2. Even if it made sense to assign responsibility for safeguarding the validity of the invoices available for auction to the Exchange, if it ever achieves scale, how is it actually going to execute? They would need to have a massive internal risk management group to handle Billions, if not Trillions of dollars in invoice purchases, especially from an audience of small firms otherwise unbankable . . . I think they have approximately 100 employees, almost all in sales. CIT handles $40B a year in volume, from Sellers that are predominately bankable, and has a risk management staff in the thousands. BB&T, handling more than $9B in volume has more than 300 in risk management and one person in sales. Finance companies' staff loads must be weighted toward risk, not sales.

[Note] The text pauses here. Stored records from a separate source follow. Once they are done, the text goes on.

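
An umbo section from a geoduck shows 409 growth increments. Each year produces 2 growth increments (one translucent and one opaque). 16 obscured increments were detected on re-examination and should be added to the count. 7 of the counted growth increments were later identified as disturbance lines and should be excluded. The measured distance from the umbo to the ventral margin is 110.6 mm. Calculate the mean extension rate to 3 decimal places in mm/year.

0.529 mm/year

True growth increment count = 409 − 7 + 16 = 418.
418 growth increments at 2 per year is 418 / 2 = 209 years.
Mean rate = 110.6 mm / 209 years ≈ 0.529 mm/year.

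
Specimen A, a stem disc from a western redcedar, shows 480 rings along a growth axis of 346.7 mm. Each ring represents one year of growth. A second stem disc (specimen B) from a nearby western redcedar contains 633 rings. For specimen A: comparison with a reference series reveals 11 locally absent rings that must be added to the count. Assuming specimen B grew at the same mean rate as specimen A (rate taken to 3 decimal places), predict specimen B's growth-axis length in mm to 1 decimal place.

446.9 mm

Specimen A: adjusted count: 480 + 11 = 491 rings.
A: Mean rate = 346.7 mm / 491 years ≈ 0.706 mm/year.
B's length ≈ 0.706 × 633 = 446.9 mm.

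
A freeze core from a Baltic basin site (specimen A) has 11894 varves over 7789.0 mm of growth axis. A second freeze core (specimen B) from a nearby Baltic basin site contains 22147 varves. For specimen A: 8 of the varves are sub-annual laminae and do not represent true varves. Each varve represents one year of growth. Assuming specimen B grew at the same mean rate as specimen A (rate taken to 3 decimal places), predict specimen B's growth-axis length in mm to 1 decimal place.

14506.3 mm

Specimen A: adjusted count: 11894 − 8 = 11886 varves.
A: Mean rate = 7789.0 mm / 11886 years ≈ 0.655 mm per year.
B's length ≈ 0.655 × 22147 = 14506.3 mm.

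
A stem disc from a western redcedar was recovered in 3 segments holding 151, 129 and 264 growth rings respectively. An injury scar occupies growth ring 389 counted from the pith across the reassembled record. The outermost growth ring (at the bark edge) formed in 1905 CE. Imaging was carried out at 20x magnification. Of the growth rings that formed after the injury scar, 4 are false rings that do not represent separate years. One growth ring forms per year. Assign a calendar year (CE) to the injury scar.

Total growth rings = 151 + 129 + 264 = 544.
The injury scar sits at growth ring 389 from the pith, so 544 − 389 = 155 growth rings formed after it.
Excluding 4 false growth rings: 155 − 4 = 151.
Counting back 151 years from 1905 CE places the injury scar in 1905 − 151 = 1754 CE.

1754 CE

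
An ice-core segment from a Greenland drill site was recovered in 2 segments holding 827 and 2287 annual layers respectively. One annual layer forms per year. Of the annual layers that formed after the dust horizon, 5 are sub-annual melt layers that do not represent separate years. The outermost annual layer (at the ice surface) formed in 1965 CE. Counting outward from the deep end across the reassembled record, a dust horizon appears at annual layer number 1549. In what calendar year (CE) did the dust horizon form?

405 CE

Total annual layers = 827 + 2287 = 3114.
Between annual layer 1549 and the ice surface there are 3114 − 1549 = 1565 annual layers.
Excluding 5 false annual layers: 1565 − 5 = 1560.
The annual layer at the ice surface is 1965 CE, so the dust horizon dates to 1965 − 1560 = 405 CE.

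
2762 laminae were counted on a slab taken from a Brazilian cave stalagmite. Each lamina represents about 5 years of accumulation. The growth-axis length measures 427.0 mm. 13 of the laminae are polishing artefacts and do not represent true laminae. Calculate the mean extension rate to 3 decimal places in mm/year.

0.031 mm/year

After corrections the count is 2762 − 13 = 2749 laminae.
Multiplying by 5 years per lamina: 2749 × 5 = 13745 years.
Mean rate = 427.0 mm / 13745 years ≈ 0.031 mm/year.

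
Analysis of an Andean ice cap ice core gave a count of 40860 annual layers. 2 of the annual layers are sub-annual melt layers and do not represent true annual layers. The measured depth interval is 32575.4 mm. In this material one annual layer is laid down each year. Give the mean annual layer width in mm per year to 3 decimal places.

After corrections the count is 40860 − 2 = 40858 annual layers.
Mean rate = 32575.4 mm / 40858 years ≈ 0.797 mm per year.

0.797 mm per year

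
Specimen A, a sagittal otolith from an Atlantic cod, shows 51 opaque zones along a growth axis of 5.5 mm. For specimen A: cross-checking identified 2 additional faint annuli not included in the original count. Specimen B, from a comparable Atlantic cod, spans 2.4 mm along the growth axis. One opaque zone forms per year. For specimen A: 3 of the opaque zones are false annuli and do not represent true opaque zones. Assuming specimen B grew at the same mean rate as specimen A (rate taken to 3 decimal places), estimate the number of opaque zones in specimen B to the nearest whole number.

Specimen A: adjusted count: 51 − 3 + 2 = 50 opaque zones.
A: Mean rate = 5.5 mm / 50 years ≈ 0.110 mm/yr.
Specimen B: 2.4 mm / 0.110 mm per year = 21.82 years ≈ 22 opaque zones.

22 opaque zones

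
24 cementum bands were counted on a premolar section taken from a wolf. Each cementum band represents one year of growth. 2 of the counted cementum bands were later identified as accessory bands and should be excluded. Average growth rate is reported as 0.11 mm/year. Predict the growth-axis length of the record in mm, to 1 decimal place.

2.4 mm

Adjusted count: 24 − 2 = 22 cementum bands.
22 years at 0.11 mm/year gives 0.11 × 22 = 2.4 mm.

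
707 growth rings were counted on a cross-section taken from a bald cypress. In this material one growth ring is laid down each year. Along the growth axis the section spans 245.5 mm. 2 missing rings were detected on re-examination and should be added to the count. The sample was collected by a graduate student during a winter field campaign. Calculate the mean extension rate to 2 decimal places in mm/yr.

After corrections the count is 707 + 2 = 709 growth rings.
Extension rate ≈ 245.5 / 709 = 0.35 mm/yr.

0.35 mm/yr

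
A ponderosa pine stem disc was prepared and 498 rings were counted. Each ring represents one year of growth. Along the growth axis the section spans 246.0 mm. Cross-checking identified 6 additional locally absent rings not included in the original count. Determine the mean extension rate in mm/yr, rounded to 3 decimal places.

After corrections the count is 498 + 6 = 504 rings.
Extension rate ≈ 246.0 / 504 = 0.488 mm/yr.

0.488 mm/yr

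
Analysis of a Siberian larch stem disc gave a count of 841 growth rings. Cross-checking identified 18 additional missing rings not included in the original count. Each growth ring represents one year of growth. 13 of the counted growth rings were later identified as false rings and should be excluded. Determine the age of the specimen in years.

846 yr

Adjusted count: 841 − 13 + 18 = 846 growth rings.
One growth ring per year makes the duration 846 years.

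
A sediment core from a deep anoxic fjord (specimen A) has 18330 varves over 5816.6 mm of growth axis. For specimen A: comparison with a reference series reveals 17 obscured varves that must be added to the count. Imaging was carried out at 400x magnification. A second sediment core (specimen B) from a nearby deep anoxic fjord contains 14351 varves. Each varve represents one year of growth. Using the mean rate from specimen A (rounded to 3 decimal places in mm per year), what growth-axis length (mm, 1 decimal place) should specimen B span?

4549.3 mm

Specimen A: correcting the raw count gives 18330 + 17 = 18347 true varves.
A: 5816.6 mm over 18347 years gives 5816.6 / 18347 ≈ 0.317 mm/yr.
Length of B = 0.317 × 14351 = 4549.3 mm.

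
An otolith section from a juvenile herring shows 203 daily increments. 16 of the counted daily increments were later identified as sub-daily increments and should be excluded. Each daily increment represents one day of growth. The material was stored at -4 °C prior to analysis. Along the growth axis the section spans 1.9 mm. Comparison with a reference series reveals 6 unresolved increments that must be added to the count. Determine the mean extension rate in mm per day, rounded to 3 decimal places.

After corrections the count is 203 − 16 + 6 = 193 daily increments.
Mean rate = 1.9 mm / 193 days ≈ 0.010 mm per day.

0.010 mm per day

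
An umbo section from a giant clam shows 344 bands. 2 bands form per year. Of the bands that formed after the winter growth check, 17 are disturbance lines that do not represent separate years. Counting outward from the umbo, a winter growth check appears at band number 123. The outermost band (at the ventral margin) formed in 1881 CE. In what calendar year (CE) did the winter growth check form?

Between band 123 and the ventral margin there are 344 − 123 = 221 bands.
Removing the 17 false bands leaves 221 − 17 = 204 true bands beyond the winter growth check.
204 bands at 2 per year is 204 / 2 = 102 years.
Counting back 102 years from 1881 CE places the winter growth check in 1881 − 102 = 1779 CE.

1779 CE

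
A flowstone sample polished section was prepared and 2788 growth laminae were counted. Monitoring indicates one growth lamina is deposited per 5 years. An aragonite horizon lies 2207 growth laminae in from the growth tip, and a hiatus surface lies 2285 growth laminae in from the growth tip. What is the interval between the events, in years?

The two markers are separated by 2285 − 2207 = 78 growth laminae.
At 5 years per growth lamina, 78 × 5 = 390 years.

390 yr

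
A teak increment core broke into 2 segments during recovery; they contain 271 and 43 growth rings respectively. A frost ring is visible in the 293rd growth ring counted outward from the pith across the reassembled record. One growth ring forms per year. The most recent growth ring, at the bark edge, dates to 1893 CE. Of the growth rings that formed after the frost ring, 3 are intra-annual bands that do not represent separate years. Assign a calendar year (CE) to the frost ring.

Total growth rings = 271 + 43 = 314.
Between growth ring 293 and the bark edge there are 314 − 293 = 21 growth rings.
Removing the 3 false growth rings leaves 21 − 3 = 18 true growth rings beyond the frost ring.
The growth ring at the bark edge is 1893 CE, so the frost ring dates to 1893 − 18 = 1875 CE.

1875 CE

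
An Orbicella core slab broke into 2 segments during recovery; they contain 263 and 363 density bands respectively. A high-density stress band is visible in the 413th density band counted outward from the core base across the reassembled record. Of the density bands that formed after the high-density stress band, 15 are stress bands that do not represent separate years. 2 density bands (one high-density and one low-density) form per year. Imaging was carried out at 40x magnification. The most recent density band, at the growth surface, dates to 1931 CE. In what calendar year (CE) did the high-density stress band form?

Total density bands = 263 + 363 = 626.
626 − 413 = 213 density bands lie beyond the high-density stress band toward the growth surface.
Excluding 15 false density bands: 213 − 15 = 198.
198 density bands at 2 per year is 198 / 2 = 99 years.
The density band at the growth surface is 1931 CE, so the high-density stress band dates to 1931 − 99 = 1832 CE.

1832 CE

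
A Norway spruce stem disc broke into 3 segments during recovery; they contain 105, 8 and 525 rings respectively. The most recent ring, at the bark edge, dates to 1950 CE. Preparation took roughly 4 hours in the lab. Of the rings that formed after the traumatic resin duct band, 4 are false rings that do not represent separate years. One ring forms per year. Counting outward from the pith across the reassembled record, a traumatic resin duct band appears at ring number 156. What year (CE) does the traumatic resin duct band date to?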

3. You simply can't provide financing without implementing all of the necessary steps to ensure the safety of the funds you put out the door. The Exchange may say, "We handled more than $200,000,000 in auctions in 2010, and Buyers only lost $9.5MM" Even if the net loss is less, let's assume $3MM on $9MM in fraudulent invoices (and this assumes there were no frauds other than these two cases, which is doubtful), if the average fee earned by Buyers is 1.5%, on $200,000,000 in auctions, gross revenue for the Buyers is
$3MM, which is to say that if one buyer purchased all auctions, the net effect would be a return of 0%, if the frauds were limited to $3MM. Of course, some buyers collected the invoices they purchased, and some didn't (just like in Madoff, some achieved returns and some didn't, until the music stopped). The Buyers of the fraudulent invoices lost everything, their return and their capital. Again, not a sustainable proposition.
4. Possibly more important than anything else the Buyers are all unsecured creditors of the Exchange and have no actual right to collect the invoices they are purportedly buying. Here is what I was told. Theoretically, the Buyer buys the invoices and "owns" it. However, the collection responsibility is assigned to the Exchange, the Exchange files the security interest on the account (s) of the Seller and the Exchange receives the payments from the Seller's customers. When payments are received by the Exchange, into their checking account, a liability is created from the Exchange to the original Buyer, and in a perfect world, the Exchange transfers the funds from their account to the buyer's account within one day. However, and this is worst case, mind you, what happens if the Exchange fails, or has liabilities in excess of its assets? Worse, what happens if the Exchange, itself, enters into a secured lending relationship with a bank or finance company? All of the funds in its checking account would become collateral for its lender. In a bankruptcy, the Buyers would simply be unsecured creditors of the Exchange making claims to collect an unsecured debt (the moneys the Exchange received into its commingled account). In this scenario the Buyers wouldn't even be able to directly pursue the Seller's customers for payment . . . chaos indeed.